Jeanie thought of herself as an anti-nerd.

She didn't spend hours on mastering Commander Codine v15, instead she worked hard to understand the real world. She was born and raised in a Free Range Kids style baby club so spending time outdoors in the real world was easy to do. As a young girl she spent a lot of time messing in the rocks, mud and reeds of the stream that ran through a wild park beside their apartment complex. While she was real young she mastered the art of herding tadpoles in that stream. Then as she grew older she saw that they sprouted legs and lost their tails to transform in to the frogs she also saw. As she grew still older she switched from tadpole herder to frog hunter, loved that, and then moved on to other interesting outdoor activities in other places, like exploring forests, cliffs and waterfalls in the parks her family visited, and getting into swimming and sand castle building on the beaches. She loved exploring coral reefs.

Now as a teenager she was discovering neat things and finding adventure indoors as well as outside. She liked what she was learning in school, and one of the things she discovered there was gene editing. She further discovered she could feel a lot of accomplishment making those twisty DNA and RNA molecules do what she wanted. And when the course at school ended she discovered she could do this at home, too. She could buy Do It Yourself (DIY) gene editing kits. Well, her parents actually bought them, they were pretty expensive.

Using them she edited genes in E. coli and other bacteria so they would make new kinds of proteins. She edited viruses so that when they infected the bacteria they would do the same -- for some proteins that was the easier method.

Her current foray is gene editing bacteria that will then live inside a worm's intestines -- gene editing gut bacteria. The goal is to change the worm's health by changing what proteins the gut bacteria make and excrete. Some of the new protein will get absorbed by the worm's intestines and become part of the worm's body chemistry. There it will affect the body's metabolism and through that the body's health and well being.

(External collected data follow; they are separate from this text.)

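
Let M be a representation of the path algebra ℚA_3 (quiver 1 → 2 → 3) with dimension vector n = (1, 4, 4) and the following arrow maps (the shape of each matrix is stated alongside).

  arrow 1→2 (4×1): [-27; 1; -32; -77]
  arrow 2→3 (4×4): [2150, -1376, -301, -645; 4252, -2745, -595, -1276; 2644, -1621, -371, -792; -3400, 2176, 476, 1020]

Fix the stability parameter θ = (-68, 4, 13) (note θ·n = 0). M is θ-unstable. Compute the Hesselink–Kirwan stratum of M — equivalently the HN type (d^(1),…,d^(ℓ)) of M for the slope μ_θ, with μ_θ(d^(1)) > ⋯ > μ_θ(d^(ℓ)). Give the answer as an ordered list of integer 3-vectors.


Interval decomposition of M: I[1,3], I[2,2]^2, I[2,3], I[3,3]^2.
HN type (ℓ=3): μ^(1)=13; μ^(2)=4; μ^(3)=-68

((0, 0, 4); (0, 4, 0); (1, 0, 0))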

This is an indirect way of manipulating a worm's health, but it is much simpler than trying to directly manipulate worm DNA and genes. The bacteria and virus DNA and genes are much, much simpler in their layouts. She aspires to work on mammals some day but they are real expensive and lots of people still worry that there's a gene apocalypse just around the corner. They worry that DIY editing will create some unstoppable evil. (and not just DIY, by the way) But with the cost of gene editing equipment dropping so steadily, and the precision rising so steadily, and so many styles of genes to work on that aren't connected to humans, those worries are drowned out by the ease of getting into the hobby.

Net result: Jeanie is having fun exploring a new technology, and doing yet more learning about the real world.